Extensive Evaluation and Key Findings
The study conducted an extensive evaluation across 4,950 problems in three diverse TAMP domains: Blocked, Packing, and Rovers. Each problem had a time limit of 300 seconds. The results provided significant insights into the performance of LLM-based planners:
- Lower Success Rates and Higher Planning Times: Generally, the Gemini-based planners exhibited lower success rates and significantly higher planning times compared to their traditional, engineered TAMP counterparts.
- “DIRECT” Outperforms “THINKING”: Surprisingly, the faster, non-reasoning “DIRECT” LLM variants consistently outperformed their “THINKING” counterparts in most cases. This suggests that the TAMP system’s ability to quickly verify and correct LLM mistakes is more valuable than the LLM spending more time on internal reasoning.
- Geometric Details Can Harm Performance: Providing geometric details to the LLM for task planning actually increased the number of task-planning errors, indicating that LLMs might struggle to integrate this information effectively into their PDDL planning.
- Integrated Approaches Struggle: The “INTEGRATED” LLM approaches, which attempted to reason about both PDDL and geometry simultaneously, generally performed the worst. This reinforces the idea that complex, geometrically-aware reasoning is currently better handled by the formal TAMP system itself.
- Challenges in Complex Domains: All LLM-based approaches performed poorly in the “Rovers” domain, which is the most difficult due to its long horizon and intricate geometric constraints.

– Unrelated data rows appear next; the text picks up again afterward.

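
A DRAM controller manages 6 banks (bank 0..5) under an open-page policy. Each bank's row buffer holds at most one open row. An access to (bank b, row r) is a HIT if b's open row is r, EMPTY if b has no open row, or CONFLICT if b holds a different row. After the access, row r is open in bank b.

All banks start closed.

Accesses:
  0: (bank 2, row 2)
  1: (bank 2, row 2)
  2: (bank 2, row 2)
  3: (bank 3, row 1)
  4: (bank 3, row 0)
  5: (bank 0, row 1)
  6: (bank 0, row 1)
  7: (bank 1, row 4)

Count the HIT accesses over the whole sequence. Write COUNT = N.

  [0] b2 r2: no row ⇒ E
  [1] b2 r2: had r2 ⇒ H
  [2] b2 r2: had r2 ⇒ H
  [3] b3 r1: no row ⇒ E
  [4] b3 r0: had r1 ⇒ C
  [5] b0 r1: no row ⇒ E
  [6] b0 r1: had r1 ⇒ H
  [7] b1 r4: no row ⇒ E

COUNT = 3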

- Failure Analysis: Most failures were due to time-outs, but a significant portion also occurred because LLMs “gave up” (asserting a solvable problem was unsolvable) or hit API token limits.
Also Read:
- Boosting Language Models’ Planning Prowess with Multi-Token Prediction
- Crafting Smarter Control Systems: A New Approach with AI and Optimization
Implications for Robotics and AI
The research concludes that while LLMs show promise in solving many novel TAMP problems, they currently cannot match the performance of dedicated, engineered TAMP methods. The study highlights that the efficiency of LLM-Modulo TAMP systems is maximized when the LLM quickly generates many candidate solutions, even if flawed, allowing the formal TAMP system to handle the complex, geometrically-aware reasoning and error correction.
This systematic study provides valuable empirical evidence for the strengths and weaknesses of integrating LLMs into TAMP frameworks, guiding future research toward more effective hybrid planning solutions for autonomous robots.